German literary critics dismiss his work as second-rate. Yet, Karl May has become the best-selling German author of all time! The Karl May press in Bamberg claims over 100 million copies sold worldwide, and almost all German children and adults read Karl May’s books. There are popular Karl May festivals across Germany every summer, where people dress up like cowboys and Indians and hang out in teepees with various “cowboy clubs”.

In Germany, Karl May Fest 2010 in Bad Segeberg
had a hugely successful season.

Albert Einstein was a big fan of his stories: My whole adolescence stood under his sign. Indeed, even today, he has been dear to me in many a desperate hour…”

So was Albert Schweitzer: “What I liked most in his writings was the courageous stand for peace and mutual understanding, which inspires nearly all his books…”

Some researchers claim that May was mentally ill and suffered from a narcissistic personality disorder. Once, when he was invited to an audience at the court in Vienna, he had his assistant inquire whether he was to appear as a “cowboy” or an author. The archduchess chose the latter. Someone once knocked on his door and asked for a strand of Winnetou’s hair. The visitor was overjoyed when the author sent him on his way with a handful of black horsehair.

But I don’t care at all. For me, his works remain adventure literature, driven by the author’s desire to dream his way “out of the box”, introducing places and images his readers had only heard about.

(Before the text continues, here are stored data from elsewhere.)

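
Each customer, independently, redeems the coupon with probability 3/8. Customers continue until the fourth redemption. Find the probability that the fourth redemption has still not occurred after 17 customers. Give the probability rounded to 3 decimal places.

Needing more than 17 customers ⇔ fewer than 4 successes in the first 17. With X ~ Binomial(17, 0.375), P(Y > 17) = P(X ≤ 3).
  k=0: C(17,0)·0.375^0·0.625^17 = 0.00034
  k=1: C(17,1)·0.375^1·0.625^16 = 0.00346
  k=2: C(17,2)·0.375^2·0.625^15 = 0.01659
  k=3: C(17,3)·0.375^3·0.625^14 = 0.04976
P(X ≤ 3) = 0.07015

0.070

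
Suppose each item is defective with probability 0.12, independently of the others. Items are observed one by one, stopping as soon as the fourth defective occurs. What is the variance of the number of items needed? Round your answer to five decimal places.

244.44444

Y = total items until the fourth success; negative binomial with r=4, p=0.12.
Var(Y) = r(1−p)/p² = 4·0.88 / 0.12² = 244.4444444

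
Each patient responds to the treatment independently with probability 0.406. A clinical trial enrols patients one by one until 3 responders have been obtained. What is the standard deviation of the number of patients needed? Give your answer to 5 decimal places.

Y = total patients until the third success; negative binomial with r=3, p=0.406.
SD(Y) = √[r(1−p)/p²] = √(10.8107452) = 3.2879698

3.28797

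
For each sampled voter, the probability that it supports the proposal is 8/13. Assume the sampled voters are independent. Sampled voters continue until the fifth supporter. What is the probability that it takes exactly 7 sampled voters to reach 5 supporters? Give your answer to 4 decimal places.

Y = trial on which the fifth success occurs; negative binomial, r=5, p=0.615385.
P(Y=7) = C(6,4) · p^5 · (1−p)^2
= 15 · 0.088254 · 0.14793 = 0.195829

0.1958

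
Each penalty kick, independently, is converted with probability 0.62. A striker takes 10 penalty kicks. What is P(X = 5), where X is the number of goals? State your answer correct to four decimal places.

X ~ Binomial(n=10, p=0.62).
P(X=5) = C(10,5) · p^5 · (1−p)^5
= 252 · 0.091613 · 0.0079235 = 0.182927

0.1829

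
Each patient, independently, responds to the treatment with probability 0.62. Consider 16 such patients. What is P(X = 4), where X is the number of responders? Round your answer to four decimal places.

X ~ Binomial(n=16, p=0.62).
P(X=4) = C(16,4) · p^4 · (1−p)^12
= 1820 · 0.14776 · 9.0657e-06 = 0.002438

0.0024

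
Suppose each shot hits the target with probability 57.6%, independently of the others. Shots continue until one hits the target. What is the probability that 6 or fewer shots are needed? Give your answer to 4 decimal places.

Y = number of shots to the first success; geometric, p = 0.576.
P(Y ≤ 6) = 1 − (1−p)^6 = 1 − 0.005810 = 0.994190

0.9942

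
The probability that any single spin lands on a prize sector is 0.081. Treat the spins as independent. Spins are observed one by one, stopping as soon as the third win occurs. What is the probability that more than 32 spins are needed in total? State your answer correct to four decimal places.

0.5142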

A few years before his death on March 30, 1912, he finally made the trip to America. May visited New York, Boston, and Niagara Falls. The highlight of his journey was a visit to the reservation that was home for 400 descendants of the once-powerful Tuscarora people, one of the nations of the Iroquois tribes.

Between 1912 and 1968, German cinema screened 23 movies based loosely upon novels by Karl May. American actor Lex Barker (aka Tarzan) is best known in Germany for his role as “Old Shatterhand” in several Italian-German “spaghetti westerns” of the 1960s. The role of the Indian Winnetou was played by a Frenchman, actor Pierre Brice.

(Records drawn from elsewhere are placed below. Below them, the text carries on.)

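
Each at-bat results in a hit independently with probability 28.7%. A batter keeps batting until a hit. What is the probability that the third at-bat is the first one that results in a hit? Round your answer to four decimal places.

Geometric (trials to first success), p = 0.287.
P(Y = 3) = (1−p)^2 · p = 0.50837 · 0.287 = 0.145902

0.1459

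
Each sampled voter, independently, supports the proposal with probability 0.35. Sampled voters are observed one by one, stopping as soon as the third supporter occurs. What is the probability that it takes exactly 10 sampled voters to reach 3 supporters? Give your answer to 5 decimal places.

Y = trial on which the third success occurs; negative binomial, r=3, p=0.35.
P(Y=10) = C(9,2) · p^3 · (1−p)^7
= 36 · 0.042875 · 0.049022 = 0.0756659

0.07567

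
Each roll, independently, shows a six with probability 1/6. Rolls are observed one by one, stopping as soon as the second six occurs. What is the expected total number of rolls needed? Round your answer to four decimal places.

Y = total rolls until the second success; negative binomial with r=2, p=0.166667.
E[Y] = r / p = 2 / 0.166667 = 12.000000

12.0000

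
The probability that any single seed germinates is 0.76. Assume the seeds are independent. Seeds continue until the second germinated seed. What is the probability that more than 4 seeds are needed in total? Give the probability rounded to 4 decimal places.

Needing more than 4 seeds ⇔ fewer than 2 successes in the first 4. With X ~ Binomial(4, 0.76), P(Y > 4) = P(X ≤ 1).
  k=0: C(4,0)·0.76^0·0.24^4 = 0.003318
  k=1: C(4,1)·0.76^1·0.24^3 = 0.042025
P(X ≤ 1) = 0.045343

0.0453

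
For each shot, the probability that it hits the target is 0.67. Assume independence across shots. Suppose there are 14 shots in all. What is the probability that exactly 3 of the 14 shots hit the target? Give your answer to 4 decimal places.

0.0006

X ~ Binomial(n=14, p=0.67).
P(X=3) = C(14,3) · p^3 · (1−p)^11
= 364 · 0.30076 · 5.0542e-06 = 0.000553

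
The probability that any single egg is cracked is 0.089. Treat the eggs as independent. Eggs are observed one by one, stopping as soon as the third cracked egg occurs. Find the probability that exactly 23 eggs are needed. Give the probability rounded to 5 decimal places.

Y = trial on which the third success occurs; negative binomial, r=3, p=0.089.
P(Y=23) = C(22,2) · p^3 · (1−p)^20
= 231 · 0.00070497 · 0.15501 = 0.0252435

0.02524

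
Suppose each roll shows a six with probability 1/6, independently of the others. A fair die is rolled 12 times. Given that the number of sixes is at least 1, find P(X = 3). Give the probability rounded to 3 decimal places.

0.222

X ~ Binomial(12, 0.166667). Want P(X=3 | X≥1) = P(X=3) / P(X≥1).
P(X=3) = C(12,3)·0.166667^3·0.833333^9 = 0.19740
P(X≥1) = 1 − 0.11216 = 0.88784
Ratio = 0.19740 / 0.88784 = 0.22233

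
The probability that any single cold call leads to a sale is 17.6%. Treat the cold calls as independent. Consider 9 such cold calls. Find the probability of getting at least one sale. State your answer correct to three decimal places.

0.825

P(at least one) = 1 − P(none) = 1 − (1 − 0.176)^9
= 1 − 0.17512 = 0.82488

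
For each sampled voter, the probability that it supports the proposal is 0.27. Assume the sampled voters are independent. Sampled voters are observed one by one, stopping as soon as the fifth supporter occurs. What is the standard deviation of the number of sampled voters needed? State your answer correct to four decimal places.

Y = total sampled voters until the fifth success; negative binomial with r=5, p=0.27.
SD(Y) = √[r(1−p)/p²] = √(50.068587) = 7.075916

7.0759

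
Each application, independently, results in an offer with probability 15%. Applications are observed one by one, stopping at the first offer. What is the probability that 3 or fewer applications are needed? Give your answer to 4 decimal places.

0.3859

Y = number of applications to the first success; geometric, p = 0.15.
P(Y ≤ 3) = 1 − (1−p)^3 = 1 − 0.614125 = 0.385875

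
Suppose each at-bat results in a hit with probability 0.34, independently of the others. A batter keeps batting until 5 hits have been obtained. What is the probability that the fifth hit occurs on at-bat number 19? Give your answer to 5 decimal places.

0.04137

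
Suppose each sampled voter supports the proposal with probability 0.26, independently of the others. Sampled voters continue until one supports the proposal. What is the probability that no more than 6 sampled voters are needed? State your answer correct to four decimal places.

0.8358

Y = number of sampled voters to the first success; geometric, p = 0.26.
P(Y ≤ 6) = 1 − (1−p)^6 = 1 − 0.164206 = 0.835794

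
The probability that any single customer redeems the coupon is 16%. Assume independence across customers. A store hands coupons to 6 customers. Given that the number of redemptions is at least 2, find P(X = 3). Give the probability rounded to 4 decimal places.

0.1964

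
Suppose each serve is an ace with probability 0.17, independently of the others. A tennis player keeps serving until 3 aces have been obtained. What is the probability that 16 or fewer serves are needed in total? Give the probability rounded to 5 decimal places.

0.52766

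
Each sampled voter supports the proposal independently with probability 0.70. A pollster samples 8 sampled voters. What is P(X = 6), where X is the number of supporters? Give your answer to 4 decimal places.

X ~ Binomial(n=8, p=0.70).
P(X=6) = C(8,6) · p^6 · (1−p)^2
= 28 · 0.11765 · 0.09 = 0.296475

0.2965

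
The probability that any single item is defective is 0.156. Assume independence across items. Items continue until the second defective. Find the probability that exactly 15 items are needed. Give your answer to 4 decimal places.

0.0376

Y = trial on which the second success occurs; negative binomial, r=2, p=0.156.
P(Y=15) = C(14,1) · p^2 · (1−p)^13
= 14 · 0.024336 · 0.11027 = 0.037569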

From the German "Winnetou" Euro Westerns, based on books written by German author Karl May. Winnetou is played by Pierre Brice and Old Shatterhand is played by Lex Barker.

Actor Pierre Brice as Winnetou, on right,actress on the left is Uschi Glas.

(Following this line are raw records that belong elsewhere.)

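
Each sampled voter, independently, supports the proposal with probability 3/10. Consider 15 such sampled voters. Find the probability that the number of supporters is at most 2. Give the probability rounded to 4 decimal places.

X ~ Binomial(15, 0.30); P(X ≤ 2) = Σ C(15,k) p^k (1−p)^(15−k) over k:
  k=0: C(15,0)·0.30^0·0.70^15 = 0.004748
  k=1: C(15,1)·0.30^1·0.70^14 = 0.030520
  k=2: C(15,2)·0.30^2·0.70^13 = 0.091560
Total = 0.126828

0.1268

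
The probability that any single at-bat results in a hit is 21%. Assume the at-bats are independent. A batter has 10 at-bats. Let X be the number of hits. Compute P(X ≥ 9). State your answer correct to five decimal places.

X ~ Binomial(10, 0.21); P(X ≥ 9) = Σ C(10,k) p^k (1−p)^(10−k) over k:
  k=9: C(10,9)·0.21^9·0.79^1 = 0.0000063
  k=10: C(10,10)·0.21^10·0.79^0 = 0.0000002
Total = 0.0000064

0.00001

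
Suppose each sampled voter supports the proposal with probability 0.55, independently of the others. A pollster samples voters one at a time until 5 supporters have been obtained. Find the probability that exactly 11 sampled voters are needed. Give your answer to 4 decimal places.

0.0878

Y = trial on which the fifth success occurs; negative binomial, r=5, p=0.55.
P(Y=11) = C(10,4) · p^5 · (1−p)^6
= 210 · 0.050328 · 0.0083038 = 0.087762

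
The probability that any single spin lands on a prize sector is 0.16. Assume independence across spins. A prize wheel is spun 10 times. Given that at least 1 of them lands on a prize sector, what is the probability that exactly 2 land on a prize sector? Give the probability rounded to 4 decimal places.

0.3461

X ~ Binomial(10, 0.16). Want P(X=2 | X≥1) = P(X=2) / P(X≥1).
P(X=2) = C(10,2)·0.16^2·0.84^8 = 0.285553
P(X≥1) = 1 − 0.174901 = 0.825099
Ratio = 0.285553 / 0.825099 = 0.346083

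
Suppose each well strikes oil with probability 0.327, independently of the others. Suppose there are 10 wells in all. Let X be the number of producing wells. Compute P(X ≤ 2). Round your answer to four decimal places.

0.3142

X ~ Binomial(10, 0.327); P(X ≤ 2) = Σ C(10,k) p^k (1−p)^(10−k) over k:
  k=0: C(10,0)·0.327^0·0.673^10 = 0.019061
  k=1: C(10,1)·0.327^1·0.673^9 = 0.092615
  k=2: C(10,2)·0.327^2·0.673^8 = 0.202502
Total = 0.314178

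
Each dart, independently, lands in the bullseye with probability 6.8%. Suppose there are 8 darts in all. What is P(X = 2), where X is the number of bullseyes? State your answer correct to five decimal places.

0.08485

X ~ Binomial(n=8, p=0.068).
P(X=2) = C(8,2) · p^2 · (1−p)^6
= 28 · 0.004624 · 0.65538 = 0.0848538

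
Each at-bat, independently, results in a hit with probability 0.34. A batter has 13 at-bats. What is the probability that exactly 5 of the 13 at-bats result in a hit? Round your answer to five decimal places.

X ~ Binomial(n=13, p=0.34).
P(X=5) = C(13,5) · p^5 · (1−p)^8
= 1287 · 0.0045435 · 0.036004 = 0.2105352

0.21054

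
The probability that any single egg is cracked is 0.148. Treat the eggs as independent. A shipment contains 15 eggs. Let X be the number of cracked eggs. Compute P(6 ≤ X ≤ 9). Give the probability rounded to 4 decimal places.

0.0158

X ~ Binomial(15, 0.148); P(6 ≤ X ≤ 9) = Σ C(15,k) p^k (1−p)^(15−k) over k:
  k=6: C(15,6)·0.148^6·0.852^9 = 0.012443
  k=7: C(15,7)·0.148^7·0.852^8 = 0.002779
  k=8: C(15,8)·0.148^8·0.852^7 = 0.000483
  k=9: C(15,9)·0.148^9·0.852^6 = 0.000065
Total = 0.015770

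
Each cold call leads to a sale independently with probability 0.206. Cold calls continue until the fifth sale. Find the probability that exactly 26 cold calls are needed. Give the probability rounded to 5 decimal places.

0.03695

Y = trial on which the fifth success occurs; negative binomial, r=5, p=0.206.
P(Y=26) = C(25,4) · p^5 · (1−p)^21
= 12650 · 0.00037097 · 0.0078746 = 0.0369536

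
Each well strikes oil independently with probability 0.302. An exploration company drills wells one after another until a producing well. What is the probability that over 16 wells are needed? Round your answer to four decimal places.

0.0032

Y = number of wells to the first success; geometric, p = 0.302.
P(Y > 16) = P(first 16 all fail) = (1−p)^16 = 0.003175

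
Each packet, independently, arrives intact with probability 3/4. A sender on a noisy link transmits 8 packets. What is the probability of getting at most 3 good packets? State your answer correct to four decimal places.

0.0273

X ~ Binomial(8, 0.75); P(X ≤ 3) = Σ C(8,k) p^k (1−p)^(8−k) over k:
  k=0: C(8,0)·0.75^0·0.25^8 = 0.000015
  k=1: C(8,1)·0.75^1·0.25^7 = 0.000366
  k=2: C(8,2)·0.75^2·0.25^6 = 0.003845
  k=3: C(8,3)·0.75^3·0.25^5 = 0.023071
Total = 0.027298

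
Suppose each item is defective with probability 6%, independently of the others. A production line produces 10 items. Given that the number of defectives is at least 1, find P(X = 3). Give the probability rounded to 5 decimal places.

0.03643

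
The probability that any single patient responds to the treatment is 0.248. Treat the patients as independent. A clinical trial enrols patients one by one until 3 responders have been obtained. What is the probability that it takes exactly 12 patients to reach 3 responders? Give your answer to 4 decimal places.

0.0645

Y = trial on which the third success occurs; negative binomial, r=3, p=0.248.
P(Y=12) = C(11,2) · p^3 · (1−p)^9
= 55 · 0.015253 · 0.076906 = 0.064518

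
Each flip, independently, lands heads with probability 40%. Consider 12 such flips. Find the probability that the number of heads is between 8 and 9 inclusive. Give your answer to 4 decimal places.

0.0545

X ~ Binomial(12, 0.40); P(8 ≤ X ≤ 9) = Σ C(12,k) p^k (1−p)^(12−k) over k:
  k=8: C(12,8)·0.40^8·0.60^4 = 0.042043
  k=9: C(12,9)·0.40^9·0.60^3 = 0.012457
Total = 0.054500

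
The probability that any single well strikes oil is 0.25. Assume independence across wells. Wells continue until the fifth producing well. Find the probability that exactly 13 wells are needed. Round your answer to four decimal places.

0.0484

Y = trial on which the fifth success occurs; negative binomial, r=5, p=0.25.
P(Y=13) = C(12,4) · p^5 · (1−p)^8
= 495 · 0.00097656 · 0.10011 = 0.048394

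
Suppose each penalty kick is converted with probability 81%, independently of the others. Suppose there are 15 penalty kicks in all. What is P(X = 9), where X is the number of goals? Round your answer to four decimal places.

0.0353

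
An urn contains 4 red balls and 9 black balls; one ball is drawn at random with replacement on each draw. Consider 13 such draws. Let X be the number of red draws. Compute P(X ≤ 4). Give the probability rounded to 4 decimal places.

X ~ Binomial(13, 0.307692); P(X ≤ 4) = Σ C(13,k) p^k (1−p)^(13−k) over k:
  k=0: C(13,0)·0.307692^0·0.692308^13 = 0.008392
  k=1: C(13,1)·0.307692^1·0.692308^12 = 0.048490
  k=2: C(13,2)·0.307692^2·0.692308^11 = 0.129306
  k=3: C(13,3)·0.307692^3·0.692308^10 = 0.210721
  k=4: C(13,4)·0.307692^4·0.692308^9 = 0.234134
Total = 0.631043

0.6310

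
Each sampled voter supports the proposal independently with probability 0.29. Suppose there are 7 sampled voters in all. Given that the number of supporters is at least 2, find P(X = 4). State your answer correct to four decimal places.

X ~ Binomial(7, 0.29). Want P(X=4 | X≥2) = P(X=4) / P(X≥2).
P(X=4) = C(7,4)·0.29^4·0.71^3 = 0.088600
P(X≥2) = 1 − 0.090951 − 0.260044 = 0.649005
Ratio = 0.088600 / 0.649005 = 0.136517

0.1365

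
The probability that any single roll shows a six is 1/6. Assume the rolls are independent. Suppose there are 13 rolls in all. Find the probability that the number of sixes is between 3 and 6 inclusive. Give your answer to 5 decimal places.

0.36952

X ~ Binomial(13, 0.166667); P(3 ≤ X ≤ 6) = Σ C(13,k) p^k (1−p)^(13−k) over k:
  k=3: C(13,3)·0.166667^3·0.833333^10 = 0.2138454
  k=4: C(13,4)·0.166667^4·0.833333^9 = 0.1069227
  k=5: C(13,5)·0.166667^5·0.833333^8 = 0.0384922
  k=6: C(13,6)·0.166667^6·0.833333^7 = 0.0102646
Total = 0.3695248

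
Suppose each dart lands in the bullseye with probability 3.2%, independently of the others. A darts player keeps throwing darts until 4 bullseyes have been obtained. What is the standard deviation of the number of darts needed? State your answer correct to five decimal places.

Y = total darts until the fourth success; negative binomial with r=4, p=0.032.
SD(Y) = √[r(1−p)/p²] = √(3781.2500000) = 61.4918694

61.49187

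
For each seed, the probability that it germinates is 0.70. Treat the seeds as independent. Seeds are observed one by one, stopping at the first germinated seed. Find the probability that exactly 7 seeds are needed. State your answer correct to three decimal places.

0.001

Geometric (trials to first success), p = 0.70.
P(Y = 7) = (1−p)^6 · p = 0.000729 · 0.70 = 0.00051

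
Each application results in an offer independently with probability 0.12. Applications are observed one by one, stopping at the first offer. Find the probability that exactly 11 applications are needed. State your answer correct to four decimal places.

0.0334

Geometric (trials to first success), p = 0.12.
P(Y = 11) = (1−p)^10 · p = 0.2785 · 0.12 = 0.033420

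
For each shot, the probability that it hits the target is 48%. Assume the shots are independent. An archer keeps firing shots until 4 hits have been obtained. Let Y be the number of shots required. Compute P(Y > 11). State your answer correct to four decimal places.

0.1412

Needing more than 11 shots ⇔ fewer than 4 successes in the first 11. With X ~ Binomial(11, 0.48), P(Y > 11) = P(X ≤ 3).
  k=0: C(11,0)·0.48^0·0.52^11 = 0.000752
  k=1: C(11,1)·0.48^1·0.52^10 = 0.007633
  k=2: C(11,2)·0.48^2·0.52^9 = 0.035227
  k=3: C(11,3)·0.48^3·0.52^8 = 0.097552
P(X ≤ 3) = 0.141163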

May’s Winnetou book was translated to English in 1999 by David Koblick; his Oil Prince book was translated in 2003 by Herbert Windolf. From Nov. 18, 2012, to Feb. 9, 2014, the New Mexico History Museum is celebrating his life, legacy, and lasting impact in Tall Tales of the Wild West: The Stories of Karl May.

Oh, he also has an asteroid named in his honor: Asteroid 15728 Karlmay.

Well, dear readers, my tiny journey into the past is at an end now. I hope you enjoyed it. I am curious whether any of you have ever heard about Karl May.

Copy of his manuscript located at the Karl-May-Museum Radebeul.


  1. As a lifelong U.S. citizen, I find it fascinating that you learned all about our old west from an author whom I (and probably most people I know) have never heard of! (And an author who had never been here!) What about Louis L'amour and Zane Grey, did you read any of their books? I didn't, I just liked to watch Western movies and tv series, but I sure loved them. I lived in Arizona for a while years ago and was fascinated to visit all those places I had seen movies about (most of which, I discovered, weren't actually filmed in the real places, which looked completely different!). I remember visiting Zane Grey's cabin in Arizona with my dad, who read western stories when he was growing up. I'm going to ask him about Karl May. I used to enjoy reading poems by Robert Service back when I was younger and wanted to move to Alaska. He wrote about the frontier there. Thanks for sharing this author with us! I'm feeling like I should go watch a Western now....

    1. Karl May was called, in some places, the German Louis L'amour. I've heard about him but not about Zane Grey, I'll look him up.

  2. This comment has been removed by the author.

  3. Merit, I loved your post. I had never heard or Karl May. Thank you for the introduction to his work.

  4. Hungarian here, also grew up on Karl May (and Cooper, and the Great Bear books). Winnetou was my hero. Old S is a LITTLE bit too perfect (being an Author Avatar Mary Sue).